My first novel was in the vein of the Sagas, I described everything from the outside, never entering the characters heads. Then I slowly learned from Shakespeare and Nabokov and others how the inner monologue is maybe more exciting than what happens in the visual world. I was hooked on the first person narrative for a long time, but in my latest, I use a more traditional way, with an all knowing third-person storytelling voice—this allows you the freedom of entering every character’s head. You can have numerous first-person narratives in a panel discussion, so to speak, or many novels on stage at once, like Harold Bloom defined the art of Shakespeare.
Apart from writing novels, you have written poetry, painted, drawn cartoons, written articles and even done stand-up. Does the form have a great impact on how you approach your subject matter or is it a secondary concern to the content?
No, form is always important. All my ideas come to me with a small post-it: This one is for a novel, this one for a painting, this is a poem…
You have been published in various languages and even written one novel in English, The Hitman’s Guide to Housecleaning, that you then translated to Icelandic yourself. How did that affect your process? Is there a big difference dealing with English language publishing vs. that in Iceland?
Oh, yes, the editing tradition in the English-speaking world is so much greater than we have. Until the late nineties, there was hardly any editing in Iceland. The writer was king! A bit too much of a king, I must say, for we all need good and healthy editing. My other novels have also been edited when they are published in the States, and the fact checking process and all that proof-reading stuff is just so very professional, on a whole different level than elsewhere.

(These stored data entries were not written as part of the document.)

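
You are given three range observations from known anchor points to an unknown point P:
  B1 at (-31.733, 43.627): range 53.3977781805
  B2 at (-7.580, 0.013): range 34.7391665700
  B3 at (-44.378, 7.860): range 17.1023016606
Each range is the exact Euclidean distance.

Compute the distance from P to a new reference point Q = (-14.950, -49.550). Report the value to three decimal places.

eq1: (x + 31.733)² + (y − 43.627)² = 53.3977781805²
eq2: (x + 7.580)² + (y − 0.013)² = 34.7391665700²
eq3: (x + 44.378)² + (y − 7.860)² = 17.1023016606²
eq2−eq1, eq2−eq3 (x²,y² cancel):
  -48.306·x + 87.228·y = 1208.328828
  -73.596·x + 15.694·y = 2888.050887
det = -48.306·15.694 − 87.228·-73.596 = 5661.517524
x = (1208.328828·15.694 − 87.228·2888.050887) / 5661.517524 = -41.147164
y = (-48.306·2888.050887 − 1208.328828·-73.596) / 5661.517524 = -8.934357
|P − Q| = √((-41.147164 − -14.950)² + (-8.934357 − -49.550)²) = 48.331376

48.331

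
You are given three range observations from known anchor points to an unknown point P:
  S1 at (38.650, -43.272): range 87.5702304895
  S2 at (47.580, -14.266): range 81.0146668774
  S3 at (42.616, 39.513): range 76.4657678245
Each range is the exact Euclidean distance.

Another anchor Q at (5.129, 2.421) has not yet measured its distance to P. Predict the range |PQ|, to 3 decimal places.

35.479

eq1: (x − 38.650)² + (y + 43.272)² = 87.5702304895²
eq2: (x − 47.580)² + (y + 14.266)² = 81.0146668774²
eq3: (x − 42.616)² + (y − 39.513)² = 76.4657678245²
eq1−eq2, eq1−eq3 (x²,y² cancel):
  17.860·x + 58.012·y = 206.255691
  7.932·x + 165.570·y = 1832.643760
det = 17.860·165.570 − 58.012·7.932 = 2496.929016
x = (206.255691·165.570 − 58.012·1832.643760) / 2496.929016 = -28.901733
y = (17.860·1832.643760 − 206.255691·7.932) / 2496.929016 = 12.453297
|P − Q| = √((-28.901733 − 5.129)² + (12.453297 − 2.421)²) = 35.478694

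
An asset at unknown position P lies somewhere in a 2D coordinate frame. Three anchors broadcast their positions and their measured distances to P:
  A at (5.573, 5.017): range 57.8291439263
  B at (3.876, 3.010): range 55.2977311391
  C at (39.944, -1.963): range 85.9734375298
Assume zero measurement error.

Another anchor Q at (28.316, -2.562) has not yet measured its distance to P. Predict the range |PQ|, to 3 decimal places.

eq1: (x − 5.573)² + (y − 5.017)² = 57.8291439263²
eq2: (x − 3.876)² + (y − 3.010)² = 55.2977311391²
eq3: (x − 39.944)² + (y + 1.963)² = 85.9734375298²
eq3−eq1, eq3−eq2 (x²,y² cancel):
  -68.742·x + 13.960·y = 2504.074186
  -72.136·x + 9.946·y = 2758.299863
det = -68.742·9.946 − 13.960·-72.136 = 323.310628
x = (2504.074186·9.946 − 13.960·2758.299863) / 323.310628 = -42.065874
y = (-68.742·2758.299863 − 2504.074186·-72.136) / 323.310628 = -27.766343
|P − Q| = √((-42.065874 − 28.316)² + (-27.766343 − -2.562)²) = 74.758726

74.759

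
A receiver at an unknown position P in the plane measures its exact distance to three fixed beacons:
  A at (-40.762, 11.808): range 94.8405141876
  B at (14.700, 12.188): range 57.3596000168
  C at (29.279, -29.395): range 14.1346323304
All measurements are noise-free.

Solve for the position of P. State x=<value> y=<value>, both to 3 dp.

x=38.752 y=-39.885

eq1: (x + 40.762)² + (y − 11.808)² = 94.8405141876²
eq2: (x − 14.700)² + (y − 12.188)² = 57.3596000168²
eq3: (x − 29.279)² + (y + 29.395)² = 14.1346323304²
eq3−eq2, eq3−eq1 (x²,y² cancel):
  -29.158·x + 83.166·y = -4447.024405
  -140.082·x + 82.406·y = -8715.291658
det = -29.158·82.406 − 83.166·-140.082 = 9247.265464
x = (-4447.024405·82.406 − 83.166·-8715.291658) / 9247.265464 = 38.752478
y = (-29.158·-8715.291658 − -4447.024405·-140.082) / 9247.265464 = -39.885045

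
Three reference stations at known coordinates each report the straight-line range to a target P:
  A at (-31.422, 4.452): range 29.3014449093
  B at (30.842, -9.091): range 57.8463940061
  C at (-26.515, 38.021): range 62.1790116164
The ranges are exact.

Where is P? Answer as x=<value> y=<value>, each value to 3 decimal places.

x=-25.013 y=-24.140

eq1: (x + 31.422)² + (y − 4.452)² = 29.3014449093²
eq2: (x − 30.842)² + (y + 9.091)² = 57.8463940061²
eq3: (x + 26.515)² + (y − 38.021)² = 62.1790116164²
eq3−eq2, eq3−eq1 (x²,y² cancel):
  114.714·x − 94.224·y = -594.742235
  -9.814·x − 67.138·y = 1866.175534
det = 114.714·-67.138 − -94.224·-9.814 = -8626.382868
x = (-594.742235·-67.138 − -94.224·1866.175534) / -8626.382868 = -25.012607
y = (114.714·1866.175534 − -594.742235·-9.814) / -8626.382868 = -24.139858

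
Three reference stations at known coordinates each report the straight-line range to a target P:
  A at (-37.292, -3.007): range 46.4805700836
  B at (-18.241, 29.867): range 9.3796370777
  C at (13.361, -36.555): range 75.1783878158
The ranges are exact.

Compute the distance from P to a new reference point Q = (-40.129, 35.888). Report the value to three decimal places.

29.877

eq1: (x + 37.292)² + (y + 3.007)² = 46.4805700836²
eq2: (x + 18.241)² + (y − 29.867)² = 9.3796370777²
eq3: (x − 13.361)² + (y + 36.555)² = 75.1783878158²
eq2−eq1, eq2−eq3 (x²,y² cancel):
  -38.102·x − 65.748·y = -1897.502261
  63.204·x − 132.844·y = -5273.799827
det = -38.102·-132.844 − -65.748·63.204 = 9217.158680
x = (-1897.502261·-132.844 − -65.748·-5273.799827) / 9217.158680 = -10.271061
y = (-38.102·-5273.799827 − -1897.502261·63.204) / 9217.158680 = 34.812469
|P − Q| = √((-10.271061 − -40.129)² + (34.812469 − 35.888)²) = 29.877304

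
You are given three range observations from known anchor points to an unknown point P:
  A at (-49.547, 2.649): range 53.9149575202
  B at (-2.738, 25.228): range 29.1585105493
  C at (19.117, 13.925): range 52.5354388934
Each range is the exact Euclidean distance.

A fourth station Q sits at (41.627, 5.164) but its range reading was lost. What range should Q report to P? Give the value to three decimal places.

75.740

eq1: (x + 49.547)² + (y − 2.649)² = 53.9149575202²
eq2: (x + 2.738)² + (y − 25.228)² = 29.1585105493²
eq3: (x − 19.117)² + (y − 13.925)² = 52.5354388934²
eq1−eq2, eq1−eq3 (x²,y² cancel):
  93.618·x + 45.158·y = 238.630125
  137.328·x + 22.552·y = -1755.706791
det = 93.618·22.552 − 45.158·137.328 = -4090.184688
x = (238.630125·22.552 − 45.158·-1755.706791) / -4090.184688 = -20.699748
y = (93.618·-1755.706791 − 238.630125·137.328) / -4090.184688 = 48.197422
|P − Q| = √((-20.699748 − 41.627)² + (48.197422 − 5.164)²) = 75.739679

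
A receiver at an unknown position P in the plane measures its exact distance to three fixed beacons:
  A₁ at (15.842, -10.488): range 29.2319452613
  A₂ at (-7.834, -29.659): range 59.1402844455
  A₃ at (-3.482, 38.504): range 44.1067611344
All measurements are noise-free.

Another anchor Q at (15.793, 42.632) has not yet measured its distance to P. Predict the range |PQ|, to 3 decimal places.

eq1: (x − 15.842)² + (y + 10.488)² = 29.2319452613²
eq2: (x + 7.834)² + (y + 29.659)² = 59.1402844455²
eq3: (x + 3.482)² + (y − 38.504)² = 44.1067611344²
eq3−eq1, eq3−eq2 (x²,y² cancel):
  38.648·x − 97.984·y = -42.815478
  -8.704·x − 136.326·y = -2105.821370
det = 38.648·-136.326 − -97.984·-8.704 = -6121.579984
x = (-42.815478·-136.326 − -97.984·-2105.821370) / -6121.579984 = 32.752972
y = (38.648·-2105.821370 − -42.815478·-8.704) / -6121.579984 = 13.355776
|P − Q| = √((32.752972 − 15.793)² + (13.355776 − 42.632)²) = 33.833976

33.834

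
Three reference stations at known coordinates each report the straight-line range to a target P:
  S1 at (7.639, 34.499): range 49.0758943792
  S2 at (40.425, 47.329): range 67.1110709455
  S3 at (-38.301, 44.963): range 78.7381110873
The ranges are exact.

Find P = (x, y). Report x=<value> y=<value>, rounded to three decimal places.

eq1: (x − 7.639)² + (y − 34.499)² = 49.0758943792²
eq2: (x − 40.425)² + (y − 47.329)² = 67.1110709455²
eq3: (x + 38.301)² + (y − 44.963)² = 78.7381110873²
eq3−eq1, eq3−eq2 (x²,y² cancel):
  91.880·x − 20.928·y = 1551.144080
  157.452·x + 4.732·y = 2081.371190
det = 91.880·4.732 − -20.928·157.452 = 3729.931616
x = (1551.144080·4.732 − -20.928·2081.371190) / 3729.931616 = 13.646081
y = (91.880·2081.371190 − 1551.144080·157.452) / 3729.931616 = -14.207862

x=13.646 y=-14.208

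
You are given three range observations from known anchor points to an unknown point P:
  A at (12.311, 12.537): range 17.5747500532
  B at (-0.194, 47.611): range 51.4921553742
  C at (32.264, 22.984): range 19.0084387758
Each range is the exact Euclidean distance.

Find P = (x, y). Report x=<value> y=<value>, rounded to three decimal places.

x=27.928 y=4.477

eq1: (x − 12.311)² + (y − 12.537)² = 17.5747500532²
eq2: (x + 0.194)² + (y − 47.611)² = 51.4921553742²
eq3: (x − 32.264)² + (y − 22.984)² = 19.0084387758²
eq2−eq3, eq2−eq1 (x²,y² cancel):
  64.916·x − 49.254·y = 1592.506315
  25.010·x − 70.148·y = 384.462359
det = 64.916·-70.148 − -49.254·25.010 = -3321.885028
x = (1592.506315·-70.148 − -49.254·384.462359) / -3321.885028 = 27.928367
y = (64.916·384.462359 − 1592.506315·25.010) / -3321.885028 = 4.476622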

Even in a book that has been translated 14 times they can still find some errors over there in the big US of A.
Writing a novel in English was fun to begin with, it was like getting a brand new bike, and you felt like a new man, but after two years of working in a language that you do not master 100%, I was so happy to go back to Icelandic. I think that energy shows in the next novel I wrote, Woman at 1000 Degrees.
What are you looking forward to during the Reykjavík Literature Festival?
I’m excited to see Samanta Schweblin, a fresh voice from far away. The Norwegian Roy Jacobsen is always a real charmer, and I am curious about the American Lily King. Then I’m also excited to meet Alain Gnaedig from the French publishing house Gallimard. They just bought my latest book.